I write on package for erlang applications.
Doing OS packages for an Erlang application may need other tools , and dependencies to esl could install the right Erlang vm version.
the main problem to address is to be able to install and use several VM version in parallel , like alternatives with java. kerl ?
I do not talk on embedded system releases.
And not mentioning native code.
« Envoyé depuis mon mobile » Eric
zxq9 <zxq9@REDACTED> a écrit :
>On 2014年12月16日 火曜日 15:56:22 Eric Pailleau wrote:
>> I forgot to say that Erlang packages may need Non Erlang application, like
>> Postgresql, or Varnish or (fill blanks). Debian Meta package allow this,
>> for instance. This could not be achieved with a specific Erlang packager.
>There are no Erlang packages or builds that require Postgres. Some C
>interfaces may require Postgres headers to build (and these are not "Erlang
>packages" in the strict sense), but most Erlang systems that have anything at
>all to do with something like Postgres need to be given the address of a
>servicing port with which to connect.
>This is not an Erlang build issue. At all. Ever.
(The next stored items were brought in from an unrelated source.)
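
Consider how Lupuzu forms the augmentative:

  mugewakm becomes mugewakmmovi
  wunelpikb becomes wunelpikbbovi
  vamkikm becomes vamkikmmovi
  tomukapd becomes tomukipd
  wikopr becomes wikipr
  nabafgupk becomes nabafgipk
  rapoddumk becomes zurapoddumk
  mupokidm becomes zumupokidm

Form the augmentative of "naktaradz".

nabafgupk and rapoddumk both end in -k yet inflect differently (nabafgipk, zurapoddumk), so the final letter is not what conditions the rule; the second-to-last letter is.
"naktaradz" has second-to-last letter 'd'. The one such stem in the data (mupokidm → zumupokidm) adds the prefix zu-, so the same rule applies.
So naktaradz → zunaktaradz.

zunaktaradz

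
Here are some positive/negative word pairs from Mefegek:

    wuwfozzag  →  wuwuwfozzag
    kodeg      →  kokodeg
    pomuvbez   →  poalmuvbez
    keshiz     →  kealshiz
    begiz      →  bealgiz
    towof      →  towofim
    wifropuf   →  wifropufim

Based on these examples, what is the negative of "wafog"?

kodeg and pomuvbez both have last vowel 'e' yet inflect differently (kokodeg, poalmuvbez), so the last vowel is not what conditions the rule; the final letter is.
"wafog" ends in -g. The stems ending in -g (wuwfozzag → wuwuwfozzag, kodeg → kokodeg) repeat the first consonant+vowel as a prefix.
So wafog → wawafog.

wawafog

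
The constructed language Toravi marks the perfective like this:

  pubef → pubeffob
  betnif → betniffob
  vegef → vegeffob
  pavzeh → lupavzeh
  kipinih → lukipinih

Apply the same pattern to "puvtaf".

"puvtaf" ends in -f. The stems ending in -f (pubef → pubeffob, betnif → betniffob, vegef → vegeffob) double the final consonant and add -ob.
The other pattern: stems ending in -h add the prefix lu-.
So puvtaf → puvtaffob.

puvtaffob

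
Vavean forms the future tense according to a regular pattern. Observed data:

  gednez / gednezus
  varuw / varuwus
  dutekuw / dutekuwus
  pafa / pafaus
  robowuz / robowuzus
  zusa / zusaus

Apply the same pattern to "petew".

Every pair shown (gednez → gednezus, varuw → varuwus, dutekuw → dutekuwus, …) follows the same rule: add -us.
So petew → petewus.

petewus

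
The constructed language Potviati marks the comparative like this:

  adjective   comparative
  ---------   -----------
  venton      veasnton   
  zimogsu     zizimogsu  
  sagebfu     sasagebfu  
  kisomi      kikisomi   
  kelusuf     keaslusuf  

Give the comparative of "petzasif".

zimogsu and kelusuf both have last vowel 'u' yet inflect differently (zizimogsu, keaslusuf), so the last vowel is not what conditions the rule; whether the stem ends in a vowel or a consonant is.
"petzasif" ends in a consonant. The stems ending in a consonant (venton → veasnton, kelusuf → keaslusuf) insert -as- after the first vowel.
The other pattern: stems ending in a vowel repeat the first consonant+vowel as a prefix.
So petzasif → peastzasif.

peastzasif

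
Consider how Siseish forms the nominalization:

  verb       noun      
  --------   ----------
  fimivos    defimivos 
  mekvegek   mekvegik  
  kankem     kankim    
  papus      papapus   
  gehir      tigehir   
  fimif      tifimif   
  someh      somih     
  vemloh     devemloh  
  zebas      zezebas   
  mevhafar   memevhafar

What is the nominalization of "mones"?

monis

"mones" has last vowel 'e'. The stems whose last vowel is 'e' (mekvegek → mekvegik, kankem → kankim, someh → somih) change the last vowel to 'i'.
So mones → monis.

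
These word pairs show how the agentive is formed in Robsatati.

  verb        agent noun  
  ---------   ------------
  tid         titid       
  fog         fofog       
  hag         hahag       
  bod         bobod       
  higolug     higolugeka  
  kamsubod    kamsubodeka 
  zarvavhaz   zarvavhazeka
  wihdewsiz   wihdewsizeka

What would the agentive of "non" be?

nonon

"non" has 1 vowel. The stems with 1 vowel (tid → titid, fog → fofog, hag → hahag) repeat the first consonant+vowel as a prefix.
The other pattern: stems with 3 vowels add -eka.
So non → nonon.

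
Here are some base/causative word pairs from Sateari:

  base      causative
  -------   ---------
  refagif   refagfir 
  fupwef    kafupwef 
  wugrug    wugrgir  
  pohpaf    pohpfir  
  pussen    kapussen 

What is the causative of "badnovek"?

fupwef and refagif both end in -f yet inflect differently (kafupwef, refagfir), so the final letter is not what conditions the rule; the last vowel is.
"badnovek" has last vowel 'e'. The stems whose last vowel is 'e' (pussen → kapussen, fupwef → kafupwef) add the prefix ka-.
The other pattern: stems whose last vowel is 'a', 'i' or 'u' delete the last vowel and add -ir.
So badnovek → kabadnovek.

kabadnovek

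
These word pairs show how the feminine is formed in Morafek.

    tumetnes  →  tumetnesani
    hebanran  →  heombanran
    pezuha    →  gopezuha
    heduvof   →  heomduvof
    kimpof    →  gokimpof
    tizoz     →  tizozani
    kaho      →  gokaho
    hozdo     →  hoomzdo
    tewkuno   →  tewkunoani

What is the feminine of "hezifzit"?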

>The way this is handled is through OS distributions -- and if the decision
>were made to include this sort of "build" support (or rather, not "dep
>resolution" but "adjacent service provision") then the package manager would
>wind up becoming its own OS distro in short order, and from there wind up
>trying to be OpenStack. And it can't ever be that. Not even anything remotely
>close to that.
>The only thing even sort of close would be for Erlang to pick a single distro
>of a single OS on a single platform and settle on that as the sole reference
>implementation forever and ever, amen, and pour time into maintaining that
>(blessed) distro's Erlang subsection of packages through its package manager.
>This, actually, is workable from a technical point of view -- but is
>guaranteed to not be socially workable, even if it were done in the Belly of
>Some Beast (neither MS nor IBM has been able to pull this off, and they own
>their entire stack) -- actually, I imagine the annoyance of keeping up with
>this sort of thing is why Erlang was spun out of Ericsson in the first place.
>And that leaves us back at the original problem, which has been demonstrated
>to be twofold:
>1- Define an ecosystem within which code can be grown and known to survive with
>a minimum of wasted developer effort.
>2- Set clear limits of that ecosystem.
>The ecosystem definition is really more important than any particular
>implementation of a tool within it -- but that gets into standards, and who
>follows those without a reference implementation anyway? (And who spends time
>writing *and* maintaining new implementations when the reference platform
>already works well? We want to do more interesting things with Erlang than
>write more Erlang, I imagine...) It has to be complete enough to cover the
>problem space so that something can be implemented in the first place -- but
>absolutely can't go so far that it suffers from second-system-syndrome.
>I've got plenty of ideas what the above statements should mean, but that's not
>the point of this message. My purpose is to point out straight away that this
>entire idea will be DOA if we let the Good Idea Fairy serve up a big dream
>steak smothered in hope peppers with a side of good intentions and a community
>love salad before even a line of code has been written.